A produção de mamão no Oeste da Bahia, segundo dados da Produção Agrícola Municipal (PAM) do IBGE, revela um cenário marcado por forte concentração em poucos municípios e participação intermediária em uma parcela menor do território regional. A cultura, embora não seja a principal atividade econômica da região, tem relevância em áreas irrigadas e em polos agrícolas mais tecnificados.

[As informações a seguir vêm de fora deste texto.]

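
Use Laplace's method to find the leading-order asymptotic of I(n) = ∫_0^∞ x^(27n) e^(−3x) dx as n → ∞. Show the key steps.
I(n) ~ (sqrt(2π·27n) / 3) · (27n/(3e))^(27n)

Write the integrand as exp(27n ln x − 3x) and set f(x) = 27n ln x − 3x. Then f'(x) = 27n/x − 3 = 0 at x* = 27n/3, and f''(x*) = −27n/x*^2 = −3^2/(27n). Laplace's method (interior maximum) gives
  I(n) ~ e^(f(x*)) · sqrt(2π / |f''(x*)|)
        = exp(27n ln(27n/3) − 27n) · sqrt(2π · 27n / 3^2)
        = (27n/3)^(27n) e^(−27n) · sqrt(2π·27n) / 3
        = (sqrt(2π·27n) / 3) · (27n/(3e))^(27n).
This matches Γ(27n+1)/3^(27n+1) with Stirling applied to Γ.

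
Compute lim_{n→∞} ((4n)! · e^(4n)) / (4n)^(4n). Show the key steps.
lim = ∞

Stirling: (4n)! ~ sqrt(2π·4n) · (4n/e)^(4n). Hence
  (4n)! · e^(4n) / (4n)^(4n) ~ sqrt(2π·4n) = sqrt(2π·4) · sqrt(n) → ∞.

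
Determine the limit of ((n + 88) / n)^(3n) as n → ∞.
lim = e^264

Rewrite as (1 + 88/n)^(3n). By the standard limit (1 + x/n)^n → e^x, we have (1 + 88/n)^n → e^88, and raising to the 3rd power gives e^264.
More precisely, ln[(1 + 88/n)^(3n)] = 3n · ln(1 + 88/n) = 3n · (88/n + O(1/n^2)) = 264 + O(1/n) → 264.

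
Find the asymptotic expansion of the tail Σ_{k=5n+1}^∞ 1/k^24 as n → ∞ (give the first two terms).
Σ_{k>5n} 1/k^24 = 1/(23 · (5n)^23) − 1/(2 · (5n)^24) + O(1/(5n)^25)

Compare to the integral: ∫_{5n}^∞ x^(−24) dx = [−x^(−23)/23]_{5n}^∞ = 1/((24−1)·(5n)^23). The Euler-Maclaurin correction adds −f(5n)/2 = −1/(2·(5n)^24). Euler-Maclaurin then gives
  Σ_{k>5n} 1/k^24 = ∫_{5n}^∞ dx/x^24 − 1/(2·(5n)^24) + O(1/(5n)^25).
(Equivalently this is ζ(24) − Σ_{k≤5n} 1/k^24.)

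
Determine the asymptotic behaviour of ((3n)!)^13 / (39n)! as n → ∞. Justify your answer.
((3n)!)^13/(39n)! ~ ((2π·3n)^(12/2) / sqrt(13)) · 13^(−13·3n)  →  0

Write N = 3n. Stirling: N! ~ sqrt(2π N)(N/e)^N and (13N)! ~ sqrt(2π·13N)·(13N/e)^(13N).
  (N!)^13/(13N)! ~ (2π N)^(13/2) (N/e)^(13N) / [sqrt(2π·13N) (13N/e)^(13N)]
     = (2π N)^(13/2) / sqrt(2π·13N) · (N/(13N))^(13N)
     = (2π N)^((13−1)/2) / sqrt(13) · 13^(−13N).
Since 13^13 > 1, the factor 13^(−13N) decays exponentially, so the ratio → 0. Substituting N = 3n gives the stated form.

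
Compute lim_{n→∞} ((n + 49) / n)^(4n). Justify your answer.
lim = e^196

Rewrite as (1 + 49/n)^(4n). By the standard limit (1 + x/n)^n → e^x, we have (1 + 49/n)^n → e^49, and raising to the 4th power gives e^196.
More precisely, ln[(1 + 49/n)^(4n)] = 4n · ln(1 + 49/n) = 4n · (49/n + O(1/n^2)) = 196 + O(1/n) → 196.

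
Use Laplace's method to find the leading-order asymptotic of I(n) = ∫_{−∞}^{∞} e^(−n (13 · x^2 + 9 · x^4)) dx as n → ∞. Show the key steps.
I(n) ~ sqrt(π/(13n))

φ(x) = 13 · x^2 + 9 · x^4 has its unique global minimum at x* = 0 (since φ'(x) = 26x + 36x^3 = 0 only at x = 0 for real x with both coefficients positive, and φ → ∞ as |x| → ∞). At x* = 0, φ(0) = 0 and φ''(0) = 26. Laplace's method then gives
  I(n) ~ sqrt(2π / (n · φ''(0))) · e^(−n φ(0)) = sqrt(2π / (26n)) = sqrt(π/(13n)).
The 9 · x^4 term contributes only at subleading order (an O(1/n) relative correction).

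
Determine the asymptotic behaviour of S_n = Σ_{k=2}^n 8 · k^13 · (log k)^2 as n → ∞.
S_n ~ 4 · n^14 · (log n)^2 / 7

By integral comparison, S_n = ∫_1^n 8 · x^13 · (log x)^2 dx + O(n^13 · (log n)^2). For the integral, the leading term of ∫_1^n x^13 (log x)^2 dx is n^14/14 · (log n)^2 (by repeated integration by parts; each step lowers the log-exponent and produces a relatively O(1/log n) correction). Hence S_n ~ 4 · n^14 · (log n)^2 / 7.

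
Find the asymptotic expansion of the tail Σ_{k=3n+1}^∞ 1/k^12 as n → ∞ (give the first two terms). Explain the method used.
Σ_{k>3n} 1/k^12 = 1/(11 · (3n)^11) − 1/(2 · (3n)^12) + O(1/(3n)^13)

Compare to the integral: ∫_{3n}^∞ x^(−12) dx = [−x^(−11)/11]_{3n}^∞ = 1/((12−1)·(3n)^11). The Euler-Maclaurin correction adds −f(3n)/2 = −1/(2·(3n)^12). Euler-Maclaurin then gives
  Σ_{k>3n} 1/k^12 = ∫_{3n}^∞ dx/x^12 − 1/(2·(3n)^12) + O(1/(3n)^13).
(Equivalently this is ζ(12) − Σ_{k≤3n} 1/k^12.)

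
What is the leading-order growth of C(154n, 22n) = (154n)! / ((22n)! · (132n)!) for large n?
C(154n, 22n) ~ (823543/46656)^(22n) · sqrt(7/(12π·22n))

Write N = 22n. Apply Stirling to each factorial:
  (7N)! ~ sqrt(2π·7N) · (7N/e)^(7N),
  N! ~ sqrt(2π N) · (N/e)^N,
  (6N)! ~ sqrt(2π·6N) · (6N/e)^(6N).
The exponential factors combine to (7N)^(7N) / (N^N · (6N)^(6N)) = 7^(7N)/6^(6N) = (7^7/6^6)^N = (823543/46656)^N.
The square-root prefactors combine to sqrt(2π·7N) / (sqrt(2π N)·sqrt(2π·6N)) = sqrt(7 / (2π·6·N)) = sqrt(7/(12π·22n)).
Substituting N = 22n: C(154n, 22n) ~ (823543/46656)^(22n) · sqrt(7/(12π·22n)).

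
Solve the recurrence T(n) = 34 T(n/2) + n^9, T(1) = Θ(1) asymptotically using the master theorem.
T(n) = Θ(n^9)

log_2 34 ≈ 5.087. f(n) = n^9 dominates n^(log_2 34) since 9 > 5.087, and the regularity condition a·f(n/b) = 34·(n/2)^9 = (34/512)·n^9 ≤ c·f(n) holds with c = 34/512 ≈ 0.0664 < 1. So this is Case 3: T(n) = Θ(f(n)) = Θ(n^9).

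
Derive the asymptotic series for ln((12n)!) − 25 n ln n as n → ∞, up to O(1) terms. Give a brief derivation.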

No grupo de maior destaque, o município de São Félix do Coribe aparece como um dos principais polos de fruticultura do Oeste baiano, com produção expressiva sustentada por áreas irrigadas no Vale do Rio Corrente. Ao lado dele, Barreiras e Luís Eduardo Magalhães também se destacam, ainda que inseridos em um contexto agrícola mais voltado ao agronegócio de grãos, como soja, milho e algodão.
Outro município que integra o nível alto de produção é Santa Maria da Vitória, tradicional na fruticultura regional e com presença constante na série histórica da PAM. Também se destaca Serra do Ramalho, que apresenta participação relevante, especialmente em áreas irrigadas e produção voltada ao mercado regional.
Já no grupo de produção média, o IBGE aponta municípios como Bom Jesus da Lapa, Riachão das Neves, Correntina, Carinhanha e Sítio do Mato. Nessas localidades, a produção de mamão existe, mas em escala menor, geralmente associada à agricultura familiar ou cultivos complementares.
O levantamento evidencia ainda que a maioria dos municípios do Oeste baiano não possui participação significativa na cadeia produtiva do mamão, reforçando a concentração em poucos polos com maior disponibilidade hídrica e infraestrutura de irrigação.
De forma geral, o cenário da PAM mostra que o mamão no Oeste da Bahia segue uma lógica de concentração produtiva, com poucos municípios liderando a produção e outros atuando de forma secundária. Esse padrão reflete a própria estrutura agrícola da região, fortemente marcada por áreas tecnificadas e pelo uso intensivo de irrigação em zonas específicas.